Я ответил на ее взволнованный взгляд своим, мрачным, опустошенным.
— Я не против, — едва долетел до нее мой подавленный голос. — Вы по обнаженной натуре не специализируетесь случайно, потому что…
Но тут кто-то стал дергать меня за рукав, и мне пришлось отвести взгляд от любительницы масла и акварели, чтобы перевести его на Инфанта. Потому что именно он и дергал.
— Лапуля, можно тебя на минуточку в коридор? — попросил он меня подозрительно вежливо. — Дело есть.
Ох, не вовремя он меня отвлек, ведь я уже почти обо всем договорился, незаметно так, осталось лишь обсудить последние детали насчет обнаженной натуры.
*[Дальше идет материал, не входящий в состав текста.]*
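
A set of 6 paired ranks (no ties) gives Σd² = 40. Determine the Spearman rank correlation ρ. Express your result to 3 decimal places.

-0.143

ρ = 1 − 6Σd² / [n(n²−1)] = 1 − 6×40 / (6×35)
  = 1 − 240/210 = 1 − 1.1429 ≈ -0.143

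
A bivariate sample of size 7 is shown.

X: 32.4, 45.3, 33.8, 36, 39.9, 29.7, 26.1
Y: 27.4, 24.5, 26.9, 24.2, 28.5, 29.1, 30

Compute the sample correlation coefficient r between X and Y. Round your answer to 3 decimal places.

n = 7, ΣX = 243.2, ΣY = 190.6, ΣX² = 8695.6, ΣY² = 5219.32, ΣXY = 6562.45
nΣXY − ΣXΣY = 45937.15 − 46353.92 = -416.77
nΣX² − (ΣX)² = 60869.2 − 59146.24 = 1722.96; nΣY² − (ΣY)² = 36535.24 − 36328.36 = 206.88
r = -416.77 / √(1722.96 × 206.88) = -416.77 / 597.0310 ≈ -0.698

-0.698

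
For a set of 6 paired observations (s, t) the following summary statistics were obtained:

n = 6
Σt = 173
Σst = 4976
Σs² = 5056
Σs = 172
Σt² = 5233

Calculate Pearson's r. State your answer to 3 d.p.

0.095

r = (nΣst − ΣsΣt) / √[(nΣs² − (Σs)²)(nΣt² − (Σt)²)]
Numerator: 6×4976 − 172×173 = 100
Denominator: √[(30336 − 29584)(31398 − 29929)] = √[752 × 1469] = 1051.0414
r = 100 / 1051.0414 ≈ 0.095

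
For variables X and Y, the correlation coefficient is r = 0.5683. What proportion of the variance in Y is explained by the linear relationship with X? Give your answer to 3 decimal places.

0.323

r² = (0.5683)² = 0.323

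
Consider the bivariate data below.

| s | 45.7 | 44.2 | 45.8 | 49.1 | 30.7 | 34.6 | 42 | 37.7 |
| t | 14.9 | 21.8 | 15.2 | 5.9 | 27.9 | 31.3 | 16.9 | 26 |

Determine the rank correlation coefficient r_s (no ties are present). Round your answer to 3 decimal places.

Rank s: 6, 5, 7, 8, 1, 2, 4, 3
Rank t: 2, 5, 3, 1, 7, 8, 4, 6
d = rank(s) − rank(t): 4, 0, 4, 7, -6, -6, 0, -3; Σd² = 162
ρ = 1 − 6Σd² / [n(n²−1)] = 1 − 6×162 / (8×63) = 1 − 972/504 ≈ -0.929

-0.929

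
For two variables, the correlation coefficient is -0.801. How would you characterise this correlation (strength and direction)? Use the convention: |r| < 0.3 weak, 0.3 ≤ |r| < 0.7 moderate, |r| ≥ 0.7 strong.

strong negative

r = -0.801 < 0 so the relationship is negative.
|r| = 0.801, which falls in the strong range.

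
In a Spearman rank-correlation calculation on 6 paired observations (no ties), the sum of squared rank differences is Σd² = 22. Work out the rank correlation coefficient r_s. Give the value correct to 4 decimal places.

ρ = 1 − 6Σd² / [n(n²−1)] = 1 − 6×22 / (6×35)
  = 1 − 132/210 = 1 − 0.62857 ≈ 0.3714

0.3714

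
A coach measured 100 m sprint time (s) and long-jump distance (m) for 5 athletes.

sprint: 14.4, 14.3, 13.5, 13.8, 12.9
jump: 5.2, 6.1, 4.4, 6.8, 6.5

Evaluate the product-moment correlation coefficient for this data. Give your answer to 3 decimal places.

-0.173

n = 5, Σx = 68.9, Σy = 29, Σx² = 950.95, Σy² = 172.1, Σxy = 399.2
nΣxy − ΣxΣy = 1996 − 1998.1 = -2.1
nΣx² − (Σx)² = 4754.75 − 4747.21 = 7.54; nΣy² − (Σy)² = 860.5 − 841 = 19.5
r = -2.1 / √(7.54 × 19.5) = -2.1 / 12.1256 ≈ -0.173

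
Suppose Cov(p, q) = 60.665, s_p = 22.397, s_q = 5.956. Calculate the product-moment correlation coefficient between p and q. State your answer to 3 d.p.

r = Cov(p,q) / (s_p · s_q) = 60.665 / (22.397 × 5.956)
  = 60.665 / 133.3965 ≈ 0.455

0.455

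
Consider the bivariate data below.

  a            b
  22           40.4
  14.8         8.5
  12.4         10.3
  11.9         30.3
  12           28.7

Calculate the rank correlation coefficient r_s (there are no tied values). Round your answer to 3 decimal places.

Rank a: 5, 4, 3, 1, 2
Rank b: 5, 1, 2, 4, 3
d = rank(a) − rank(b): 0, 3, 1, -3, -1; Σd² = 20
ρ = 1 − 6Σd² / [n(n²−1)] = 1 − 6×20 / (5×24) = 1 − 120/120 ≈ 0.000

0.000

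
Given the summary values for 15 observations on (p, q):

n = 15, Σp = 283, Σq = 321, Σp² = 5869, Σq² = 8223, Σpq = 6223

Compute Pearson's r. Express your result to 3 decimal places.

r = (nΣpq − ΣpΣq) / √[(nΣp² − (Σp)²)(nΣq² − (Σq)²)]
Numerator: 15×6223 − 283×321 = 2502
Denominator: √[(88035 − 80089)(123345 − 103041)] = √[7946 × 20304] = 12701.7945
r = 2502 / 12701.7945 ≈ 0.197

0.197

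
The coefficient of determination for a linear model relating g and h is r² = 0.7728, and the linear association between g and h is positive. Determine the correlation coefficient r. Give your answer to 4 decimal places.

0.8791

|r| = √0.7728 = 0.8791
The association is positive, so r = 0.8791.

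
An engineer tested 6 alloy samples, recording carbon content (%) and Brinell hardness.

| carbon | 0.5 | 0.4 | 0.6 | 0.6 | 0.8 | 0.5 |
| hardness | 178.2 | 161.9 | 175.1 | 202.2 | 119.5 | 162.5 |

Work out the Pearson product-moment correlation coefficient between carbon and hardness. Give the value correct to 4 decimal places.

n = 6, Σx = 3.4, Σy = 999.4, Σx² = 2.02, Σy² = 170198.2, Σxy = 557.09
nΣxy − ΣxΣy = 3342.54 − 3397.96 = -55.42
nΣx² − (Σx)² = 12.12 − 11.56 = 0.56; nΣy² − (Σy)² = 1021189.2 − 998800.36 = 22388.84
r = -55.42 / √(0.56 × 22388.84) = -55.42 / 111.9721 ≈ -0.4949

-0.4949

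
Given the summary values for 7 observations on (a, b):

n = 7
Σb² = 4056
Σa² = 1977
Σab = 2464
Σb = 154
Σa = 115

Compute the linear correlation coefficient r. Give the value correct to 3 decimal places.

r = (nΣab − ΣaΣb) / √[(nΣa² − (Σa)²)(nΣb² − (Σb)²)]
Numerator: 7×2464 − 115×154 = -462
Denominator: √[(13839 − 13225)(28392 − 23716)] = √[614 × 4676] = 1694.4214
r = -462 / 1694.4214 ≈ -0.273

-0.273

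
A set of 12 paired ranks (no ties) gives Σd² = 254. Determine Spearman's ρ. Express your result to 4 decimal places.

0.1119

ρ = 1 − 6Σd² / [n(n²−1)] = 1 − 6×254 / (12×143)
  = 1 − 1524/1716 = 1 − 0.88811 ≈ 0.1119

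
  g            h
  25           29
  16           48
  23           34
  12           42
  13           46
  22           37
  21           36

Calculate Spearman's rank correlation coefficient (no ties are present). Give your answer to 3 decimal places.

Rank g: 7, 3, 6, 1, 2, 5, 4
Rank h: 1, 7, 2, 5, 6, 4, 3
d = rank(g) − rank(h): 6, -4, 4, -4, -4, 1, 1; Σd² = 102
ρ = 1 − 6Σd² / [n(n²−1)] = 1 − 6×102 / (7×48) = 1 − 612/336 ≈ -0.821

-0.821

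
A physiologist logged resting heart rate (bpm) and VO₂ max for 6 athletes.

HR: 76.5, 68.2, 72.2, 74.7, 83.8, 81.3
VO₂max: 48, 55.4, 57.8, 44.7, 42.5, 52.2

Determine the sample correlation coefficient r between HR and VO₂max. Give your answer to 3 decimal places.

-0.647

n = 6, Σx = 456.7, Σy = 300.6, Σx² = 34928.55, Σy² = 15243.18, Σxy = 22767.89
nΣxy − ΣxΣy = 136607.34 − 137284.02 = -676.68
nΣx² − (Σx)² = 209571.3 − 208574.89 = 996.41; nΣy² − (Σy)² = 91459.08 − 90360.36 = 1098.72
r = -676.68 / √(996.41 × 1098.72) = -676.68 / 1046.3152 ≈ -0.647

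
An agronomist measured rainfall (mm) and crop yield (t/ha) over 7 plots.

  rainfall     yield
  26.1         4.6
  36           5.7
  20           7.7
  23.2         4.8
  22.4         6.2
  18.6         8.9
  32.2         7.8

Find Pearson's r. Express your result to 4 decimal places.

-0.3028

n = 7, Σx = 178.5, Σy = 45.7, Σx² = 4800.01, Σy² = 314.47, Σxy = 1146.2
nΣxy − ΣxΣy = 8023.4 − 8157.45 = -134.05
nΣx² − (Σx)² = 33600.07 − 31862.25 = 1737.82; nΣy² − (Σy)² = 2201.29 − 2088.49 = 112.8
r = -134.05 / √(1737.82 × 112.8) = -134.05 / 442.7483 ≈ -0.3028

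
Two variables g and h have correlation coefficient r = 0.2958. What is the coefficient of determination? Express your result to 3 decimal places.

r² = (0.2958)² = 0.087

0.087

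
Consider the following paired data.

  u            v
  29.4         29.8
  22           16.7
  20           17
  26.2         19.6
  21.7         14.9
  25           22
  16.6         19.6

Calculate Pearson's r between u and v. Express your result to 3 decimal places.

0.692

n = 7, Σu = 160.9, Σv = 139.6, Σu² = 3806.25, Σv² = 2930.26, Σuv = 3295.73
nΣuv − ΣuΣv = 23070.11 − 22461.64 = 608.47
nΣu² − (Σu)² = 26643.75 − 25888.81 = 754.94; nΣv² − (Σv)² = 20511.82 − 19488.16 = 1023.66
r = 608.47 / √(754.94 × 1023.66) = 608.47 / 879.0915 ≈ 0.692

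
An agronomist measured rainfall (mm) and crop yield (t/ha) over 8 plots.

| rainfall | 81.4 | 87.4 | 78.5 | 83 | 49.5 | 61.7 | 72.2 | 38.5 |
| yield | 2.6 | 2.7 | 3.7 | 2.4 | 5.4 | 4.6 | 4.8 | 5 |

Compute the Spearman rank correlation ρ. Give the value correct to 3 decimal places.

Rank rainfall: 6, 8, 5, 7, 2, 3, 4, 1
Rank yield: 2, 3, 4, 1, 8, 5, 6, 7
d = rank(rainfall) − rank(yield): 4, 5, 1, 6, -6, -2, -2, -6; Σd² = 158
ρ = 1 − 6Σd² / [n(n²−1)] = 1 − 6×158 / (8×63) = 1 − 948/504 ≈ -0.881

-0.881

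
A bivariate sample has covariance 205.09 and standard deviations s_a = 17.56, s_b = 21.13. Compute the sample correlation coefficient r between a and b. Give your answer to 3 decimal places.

0.553

r = Cov(a,b) / (s_a · s_b) = 205.09 / (17.56 × 21.13)
  = 205.09 / 371.0428 ≈ 0.553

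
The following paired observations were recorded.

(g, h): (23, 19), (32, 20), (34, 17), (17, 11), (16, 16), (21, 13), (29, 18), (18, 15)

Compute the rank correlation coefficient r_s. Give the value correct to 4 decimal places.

0.6667

Rank g: 5, 7, 8, 2, 1, 4, 6, 3
Rank h: 7, 8, 5, 1, 4, 2, 6, 3
d = rank(g) − rank(h): -2, -1, 3, 1, -3, 2, 0, 0; Σd² = 28
ρ = 1 − 6Σd² / [n(n²−1)] = 1 − 6×28 / (8×63) = 1 − 168/504 ≈ 0.6667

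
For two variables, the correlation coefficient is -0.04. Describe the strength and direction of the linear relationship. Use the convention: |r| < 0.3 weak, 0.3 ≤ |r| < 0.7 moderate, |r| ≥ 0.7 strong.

weak negative

r = -0.04 < 0 so the relationship is negative.
|r| = 0.04, which falls in the weak range.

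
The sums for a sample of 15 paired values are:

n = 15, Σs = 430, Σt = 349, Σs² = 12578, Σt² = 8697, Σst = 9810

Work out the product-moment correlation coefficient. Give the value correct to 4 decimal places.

-0.5112

r = (nΣst − ΣsΣt) / √[(nΣs² − (Σs)²)(nΣt² − (Σt)²)]
Numerator: 15×9810 − 430×349 = -2920
Denominator: √[(188670 − 184900)(130455 − 121801)] = √[3770 × 8654] = 5711.8806
r = -2920 / 5711.8806 ≈ -0.5112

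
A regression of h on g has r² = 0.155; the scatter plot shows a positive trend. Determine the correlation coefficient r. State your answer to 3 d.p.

|r| = √0.155 = 0.394
The association is positive, so r = 0.394.

0.394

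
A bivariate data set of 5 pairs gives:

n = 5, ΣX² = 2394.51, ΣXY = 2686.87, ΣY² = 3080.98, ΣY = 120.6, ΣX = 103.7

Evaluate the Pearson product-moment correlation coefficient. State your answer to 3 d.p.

0.906

r = (nΣXY − ΣXΣY) / √[(nΣX² − (ΣX)²)(nΣY² − (ΣY)²)]
Numerator: 5×2686.87 − 103.7×120.6 = 928.13
Denominator: √[(11972.55 − 10753.69)(15404.9 − 14544.36)] = √[1218.86 × 860.54] = 1024.1473
r = 928.13 / 1024.1473 ≈ 0.906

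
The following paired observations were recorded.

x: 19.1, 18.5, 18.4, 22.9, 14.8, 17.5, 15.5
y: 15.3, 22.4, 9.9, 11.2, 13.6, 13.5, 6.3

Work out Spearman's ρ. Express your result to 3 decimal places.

0.250

Rank x: 6, 5, 4, 7, 1, 3, 2
Rank y: 6, 7, 2, 3, 5, 4, 1
d = rank(x) − rank(y): 0, -2, 2, 4, -4, -1, 1; Σd² = 42
ρ = 1 − 6Σd² / [n(n²−1)] = 1 − 6×42 / (7×48) = 1 − 252/336 ≈ 0.250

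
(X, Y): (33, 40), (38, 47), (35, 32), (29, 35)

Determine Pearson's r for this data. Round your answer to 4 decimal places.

n = 4, ΣX = 135, ΣY = 154, ΣX² = 4599, ΣY² = 6058, ΣXY = 5241
nΣXY − ΣXΣY = 20964 − 20790 = 174
nΣX² − (ΣX)² = 18396 − 18225 = 171; nΣY² − (ΣY)² = 24232 − 23716 = 516
r = 174 / √(171 × 516) = 174 / 297.0455 ≈ 0.5858

0.5858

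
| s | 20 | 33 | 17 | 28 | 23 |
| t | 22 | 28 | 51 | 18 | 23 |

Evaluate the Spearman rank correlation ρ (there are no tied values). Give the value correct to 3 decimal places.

-0.300

Rank s: 2, 5, 1, 4, 3
Rank t: 2, 4, 5, 1, 3
d = rank(s) − rank(t): 0, 1, -4, 3, 0; Σd² = 26
ρ = 1 − 6Σd² / [n(n²−1)] = 1 − 6×26 / (5×24) = 1 − 156/120 ≈ -0.300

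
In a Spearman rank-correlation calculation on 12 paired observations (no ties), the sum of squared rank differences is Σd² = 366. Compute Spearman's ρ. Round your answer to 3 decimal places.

-0.280

ρ = 1 − 6Σd² / [n(n²−1)] = 1 − 6×366 / (12×143)
  = 1 − 2196/1716 = 1 − 1.2797 ≈ -0.280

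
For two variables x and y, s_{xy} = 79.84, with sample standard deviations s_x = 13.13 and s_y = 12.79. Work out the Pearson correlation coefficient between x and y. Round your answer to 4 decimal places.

0.4754

r = Cov(x,y) / (s_x · s_y) = 79.84 / (13.13 × 12.79)
  = 79.84 / 167.9327 ≈ 0.4754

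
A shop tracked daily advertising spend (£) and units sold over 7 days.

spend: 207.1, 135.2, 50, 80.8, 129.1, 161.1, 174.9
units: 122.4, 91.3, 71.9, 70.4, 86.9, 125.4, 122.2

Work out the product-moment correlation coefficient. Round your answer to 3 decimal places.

n = 7, Σx = 938.2, Σy = 690.5, Σx² = 143408.12, Σy² = 71652.83, Σxy = 99769.63
nΣxy − ΣxΣy = 698387.41 − 647827.1 = 50560.31
nΣx² − (Σx)² = 1003856.84 − 880219.24 = 123637.6; nΣy² − (Σy)² = 501569.81 − 476790.25 = 24779.56
r = 50560.31 / √(123637.6 × 24779.56) = 50560.31 / 55350.5675 ≈ 0.913

0.913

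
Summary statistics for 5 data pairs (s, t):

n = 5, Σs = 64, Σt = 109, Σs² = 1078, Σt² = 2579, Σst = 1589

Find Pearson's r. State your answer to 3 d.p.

0.846

r = (nΣst − ΣsΣt) / √[(nΣs² − (Σs)²)(nΣt² − (Σt)²)]
Numerator: 5×1589 − 64×109 = 969
Denominator: √[(5390 − 4096)(12895 − 11881)] = √[1294 × 1014] = 1145.4763
r = 969 / 1145.4763 ≈ 0.846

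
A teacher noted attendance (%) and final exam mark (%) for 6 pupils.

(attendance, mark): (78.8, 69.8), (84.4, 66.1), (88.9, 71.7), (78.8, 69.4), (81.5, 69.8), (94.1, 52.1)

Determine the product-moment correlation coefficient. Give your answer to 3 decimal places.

-0.725

n = 6, Σx = 506.5, Σy = 398.9, Σx² = 42942.51, Σy² = 26784.95, Σxy = 33513.24
nΣxy − ΣxΣy = 201079.44 − 202042.85 = -963.41
nΣx² − (Σx)² = 257655.06 − 256542.25 = 1112.81; nΣy² − (Σy)² = 160709.7 − 159121.21 = 1588.49
r = -963.41 / √(1112.81 × 1588.49) = -963.41 / 1329.5441 ≈ -0.725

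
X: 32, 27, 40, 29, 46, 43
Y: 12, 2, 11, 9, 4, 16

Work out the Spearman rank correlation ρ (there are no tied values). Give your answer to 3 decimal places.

Rank X: 3, 1, 4, 2, 6, 5
Rank Y: 5, 1, 4, 3, 2, 6
d = rank(X) − rank(Y): -2, 0, 0, -1, 4, -1; Σd² = 22
ρ = 1 − 6Σd² / [n(n²−1)] = 1 − 6×22 / (6×35) = 1 − 132/210 ≈ 0.371

0.371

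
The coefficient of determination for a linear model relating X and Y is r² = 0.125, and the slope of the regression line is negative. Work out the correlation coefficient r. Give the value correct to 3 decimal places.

|r| = √0.125 = 0.354
The association is negative, so r = −0.354.

-0.354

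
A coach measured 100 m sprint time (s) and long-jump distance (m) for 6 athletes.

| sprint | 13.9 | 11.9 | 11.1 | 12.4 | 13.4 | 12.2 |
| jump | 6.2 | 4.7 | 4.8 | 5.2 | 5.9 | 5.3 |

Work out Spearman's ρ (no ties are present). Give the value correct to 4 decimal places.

Rank sprint: 6, 2, 1, 4, 5, 3
Rank jump: 6, 1, 2, 3, 5, 4
d = rank(sprint) − rank(jump): 0, 1, -1, 1, 0, -1; Σd² = 4
ρ = 1 − 6Σd² / [n(n²−1)] = 1 − 6×4 / (6×35) = 1 − 24/210 ≈ 0.8857

0.8857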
Например, чья она будет — моя или Манина? И в какой позе — стоящая, как у Боттичелли в «Рождении Венеры», или лежачая, как у Гойи в «Махе»? Все это надо было уточнить, но ведь и Инфанта проигнорировать я тоже не мог.
— Не утоните одна в этом трясинном мире, продержитесь в нем, пока я не вернусь, — печально напутствовал я девушку и вышел за Инфантом в коридор.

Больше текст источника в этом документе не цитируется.